Mi svegliai ed ero in un corpo diverso. Ero nel corpo di una maestra. Questa maestra si chiamava Chiara Santoro e aveva 20 anni. Lavorava nella “Vito Fornari”.
Mentre camminavo verso la scuola vidi un uomo vestito da esploratore che osservava una mappa e prendeva appunti su un quaderno. Sembrava spaesato. Si fermò davanti all’ingresso della scuola, guardò verso il corridoio e disse sottovoce: «Non riesce a vederlo, ed è arrivato». Io rimasi confusa, ma entrai comunque in classe.
Ecco una sua giornata tipica:
«Mi sveglio ogni giorno la mattina presto per andare a scuola e in questa settimana avrei dovuto esaminare le condizioni culturali dei miei alunni.
Entrata in classe, i miei alunni mi salutano con un bel e allegro buongiorno e io ricambio. Dall’anno scorso hanno dimenticato quasi tutto e quindi devo ricominciare da capo.
Ho iniziato con semplici dettati di brevi pensieri, con dettati di frasi e con brevi letture. Ho preso alcuni libri di letteratura e di esposizione orale.
Per matematica invece mi sono assicurata che tutti avessero una chiara conoscenza della tavola pitagorica. Gli ho fatto ripetere problemi facili.

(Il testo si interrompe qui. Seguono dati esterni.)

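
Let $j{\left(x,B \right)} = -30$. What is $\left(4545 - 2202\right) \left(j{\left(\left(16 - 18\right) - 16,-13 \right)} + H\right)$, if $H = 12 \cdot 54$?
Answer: $1447974$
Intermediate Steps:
$H = 648$
$\left(4545 - 2202\right) \left(j{\left(\left(16 - 18\right) - 16,-13 \right)} + H\right) = \left(4545 - 2202\right) \left(-30 + 648\right) = 2343 \cdot 618 = 1447974$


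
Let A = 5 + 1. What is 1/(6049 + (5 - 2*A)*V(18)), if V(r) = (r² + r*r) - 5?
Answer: 1/1548 ≈ 0.00064600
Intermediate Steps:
V(r) = -5 + 2*r² (V(r) = (r² + r²) - 5 = 2*r² - 5 = -5 + 2*r²)
A = 6
1/(6049 + (5 - 2*A)*V(18)) = 1/(6049 + (5 - 2*6)*(-5 + 2*18²)) = 1/(6049 + (5 - 12)*(-5 + 2*324)) = 1/(6049 - 7*(-5 + 648)) = 1/(6049 - 7*643) = 1/(6049 - 4501) = 1/1548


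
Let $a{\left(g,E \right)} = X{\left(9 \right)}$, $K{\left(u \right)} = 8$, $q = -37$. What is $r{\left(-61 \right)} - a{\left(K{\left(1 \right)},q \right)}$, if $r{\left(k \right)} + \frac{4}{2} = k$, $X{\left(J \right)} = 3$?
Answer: $-66$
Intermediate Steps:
$r{\left(k \right)} = -2 + k$
$a{\left(g,E \right)} = 3$
$r{\left(-61 \right)} - a{\left(K{\left(1 \right)},q \right)} = \left(-2 - 61\right) - 3 = -63 - 3 = -66$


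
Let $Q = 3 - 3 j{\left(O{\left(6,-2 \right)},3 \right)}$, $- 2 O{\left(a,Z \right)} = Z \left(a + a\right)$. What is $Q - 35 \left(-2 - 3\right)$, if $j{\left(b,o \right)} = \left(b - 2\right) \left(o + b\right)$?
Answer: $-272$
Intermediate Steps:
$O{\left(a,Z \right)} = - Z a$ ($O{\left(a,Z \right)} = - \frac{Z \left(a + a\right)}{2} = - \frac{Z 2 a}{2} = - \frac{2 Z a}{2} = - Z a$)
$j{\left(b,o \right)} = \left(-2 + b\right) \left(b + o\right)$
$Q = -447$ ($Q = 3 - 3 \left(\left(\left(-1\right) \left(-2\right) 6\right)^{2} - 2 \left(\left(-1\right) \left(-2\right) 6\right) - 6 + \left(-1\right) \left(-2\right) 6 \cdot 3\right) = 3 - 3 \left(12^{2} - 24 - 6 + 12 \cdot 3\right) = 3 - 3 \left(144 - 24 - 6 + 36\right) = 3 - 450 = -447$)
$Q - 35 \left(-2 - 3\right) = -447 - 35 \left(-2 - 3\right) = -447 - -175 = -447 + 175 = -272$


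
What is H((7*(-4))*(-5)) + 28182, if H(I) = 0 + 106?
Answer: 28288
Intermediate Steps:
H(I) = 106
H((7*(-4))*(-5)) + 28182 = 106 + 28182 = 28288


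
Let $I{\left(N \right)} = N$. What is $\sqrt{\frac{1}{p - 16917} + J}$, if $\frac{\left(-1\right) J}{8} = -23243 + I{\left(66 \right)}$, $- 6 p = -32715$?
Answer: $\frac{\sqrt{97480429980198}}{22929} \approx 430.6$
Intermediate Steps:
$p = \frac{10905}{2}$ ($p = \left(- \frac{1}{6}\right) \left(-32715\right) = \frac{10905}{2} \approx 5452.5$)
$J = 185416$ ($J = - 8 \left(-23243 + 66\right) = \left(-8\right) \left(-23177\right) = 185416$)
$\sqrt{\frac{1}{p - 16917} + J} = \sqrt{\frac{1}{\frac{10905}{2} - 16917} + 185416} = \sqrt{\frac{1}{- \frac{22929}{2}} + 185416} = \sqrt{- \frac{2}{22929} + 185416} = \sqrt{\frac{4251403462}{22929}} = \frac{\sqrt{97480429980198}}{22929}$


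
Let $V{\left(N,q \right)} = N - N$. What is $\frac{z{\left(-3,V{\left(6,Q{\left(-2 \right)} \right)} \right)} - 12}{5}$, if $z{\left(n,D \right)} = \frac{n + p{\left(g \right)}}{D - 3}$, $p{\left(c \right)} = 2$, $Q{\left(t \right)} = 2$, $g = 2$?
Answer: $- \frac{7}{3} \approx -2.3333$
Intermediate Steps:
$V{\left(N,q \right)} = 0$
$z{\left(n,D \right)} = \frac{2 + n}{-3 + D}$ ($z{\left(n,D \right)} = \frac{n + 2}{D - 3} = \frac{2 + n}{-3 + D}$)
$\frac{z{\left(-3,V{\left(6,Q{\left(-2 \right)} \right)} \right)} - 12}{5} = \frac{\frac{2 - 3}{-3 + 0} - 12}{5} = \left(\frac{1}{-3} \left(-1\right) - 12\right) \frac{1}{5} = \left(\left(- \frac{1}{3}\right) \left(-1\right) - 12\right) \frac{1}{5} = \left(\frac{1}{3} - 12\right) \frac{1}{5} = \left(- \frac{35}{3}\right) \frac{1}{5} = - \frac{7}{3}$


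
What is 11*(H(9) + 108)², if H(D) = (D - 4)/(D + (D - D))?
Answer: 10499819/81 ≈ 1.2963e+5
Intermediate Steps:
H(D) = (-4 + D)/D (H(D) = (-4 + D)/(D + 0) = (-4 + D)/D)
11*(H(9) + 108)² = 11*((-4 + 9)/9 + 108)² = 11*((⅑)*5 + 108)² = 11*(5/9 + 108)² = 11*(977/9)² = 11*(954529/81) = 10499819/81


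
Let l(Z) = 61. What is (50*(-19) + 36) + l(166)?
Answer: -853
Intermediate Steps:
(50*(-19) + 36) + l(166) = (50*(-19) + 36) + 61 = (-950 + 36) + 61 = -914 + 61 = -853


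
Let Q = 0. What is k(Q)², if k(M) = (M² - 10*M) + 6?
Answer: 36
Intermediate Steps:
k(M) = 6 + M² - 10*M
k(Q)² = (6 + 0² - 10*0)² = (6 + 0 + 0)² = 6² = 36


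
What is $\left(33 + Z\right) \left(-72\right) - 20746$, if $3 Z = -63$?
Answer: $-21610$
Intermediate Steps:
$Z = -21$ ($Z = \frac{1}{3} \left(-63\right) = -21$)
$\left(33 + Z\right) \left(-72\right) - 20746 = \left(33 - 21\right) \left(-72\right) - 20746 = 12 \left(-72\right) - 20746 = -864 - 20746 = -21610$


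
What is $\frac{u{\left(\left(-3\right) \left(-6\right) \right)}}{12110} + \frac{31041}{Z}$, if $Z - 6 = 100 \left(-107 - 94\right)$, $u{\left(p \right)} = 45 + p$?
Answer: $- \frac{4460007}{2896885} \approx -1.5396$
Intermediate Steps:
$Z = -20094$ ($Z = 6 + 100 \left(-107 - 94\right) = 6 + 100 \left(-201\right) = 6 - 20100 = -20094$)
$\frac{u{\left(\left(-3\right) \left(-6\right) \right)}}{12110} + \frac{31041}{Z} = \frac{45 - -18}{12110} + \frac{31041}{-20094} = \left(45 + 18\right) \frac{1}{12110} + 31041 \left(- \frac{1}{20094}\right) = 63 \cdot \frac{1}{12110} - \frac{10347}{6698} = \frac{9}{1730} - \frac{10347}{6698} = - \frac{4460007}{2896885}$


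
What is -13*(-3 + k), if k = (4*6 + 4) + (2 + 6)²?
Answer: -1157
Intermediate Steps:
k = 92 (k = (24 + 4) + 8² = 28 + 64 = 92)
-13*(-3 + k) = -13*(-3 + 92) = -13*89 = -1157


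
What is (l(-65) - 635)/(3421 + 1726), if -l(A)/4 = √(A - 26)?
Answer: -635/5147 - 4*I*√91/5147 ≈ -0.12337 - 0.0074136*I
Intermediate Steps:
l(A) = -4*√(-26 + A) (l(A) = -4*√(A - 26) = -4*√(-26 + A))
(l(-65) - 635)/(3421 + 1726) = (-4*√(-26 - 65) - 635)/(3421 + 1726) = (-4*I*√91 - 635)/5147 = (-4*I*√91 - 635)*(1/5147) = (-635 - 4*I*√91)*(1/5147) = -635/5147 - 4*I*√91/5147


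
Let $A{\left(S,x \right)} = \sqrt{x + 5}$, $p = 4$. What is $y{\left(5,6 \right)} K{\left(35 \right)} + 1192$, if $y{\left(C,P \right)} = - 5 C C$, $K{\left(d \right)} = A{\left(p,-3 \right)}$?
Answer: $1192 - 125 \sqrt{2} \approx 1015.2$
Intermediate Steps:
$A{\left(S,x \right)} = \sqrt{5 + x}$
$K{\left(d \right)} = \sqrt{2}$ ($K{\left(d \right)} = \sqrt{5 - 3} = \sqrt{2}$)
$y{\left(C,P \right)} = - 5 C^{2}$
$y{\left(5,6 \right)} K{\left(35 \right)} + 1192 = - 5 \cdot 5^{2} \sqrt{2} + 1192 = \left(-5\right) 25 \sqrt{2} + 1192 = - 125 \sqrt{2} + 1192 = 1192 - 125 \sqrt{2}$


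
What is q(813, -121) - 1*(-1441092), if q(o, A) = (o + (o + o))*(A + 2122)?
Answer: 6321531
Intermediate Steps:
q(o, A) = 3*o*(2122 + A) (q(o, A) = (o + 2*o)*(2122 + A) = (3*o)*(2122 + A) = 3*o*(2122 + A))
q(813, -121) - 1*(-1441092) = 3*813*(2122 - 121) - 1*(-1441092) = 3*813*2001 + 1441092 = 4880439 + 1441092 = 6321531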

Nel mese di Natale gli ho fatto fare un’esposizione scritta sulle esperienze personali, nozioni scientifiche in relazione all’ambiente naturale, letture geografiche, la nostra Italia, le produzioni principali e le città principali.
In aritmetica ho fatto ripetere le frazioni con numeri interi e numeri decimali, le misure metriche decimali e problemi pratici.
Io lavoro in una scuola serale e il corso iniziava il primo novembre e si chiudeva il 30 aprile ed erano 108 giorni di lezione.
Durante questi giorni ho usato dei libri che mi sono stati molto utili per riprendere il programma dell’anno scorso.
I miei alunni si sono comportati diligentemente e infatti, in tutto il corso, sono gli alunni più bravi».
Stavo tornando a casa e aspettavo che il semaforo diventasse verde quando ritrovai di nuovo la valigetta di pelle. Per un attimo mi sembrò di vedere in lontananza lo stesso esploratore, che stava ancora osservando la sua mappa.
Aprii la valigetta e mi risucchiò di nuovo. Tornai nel mio corpo e nel 2026.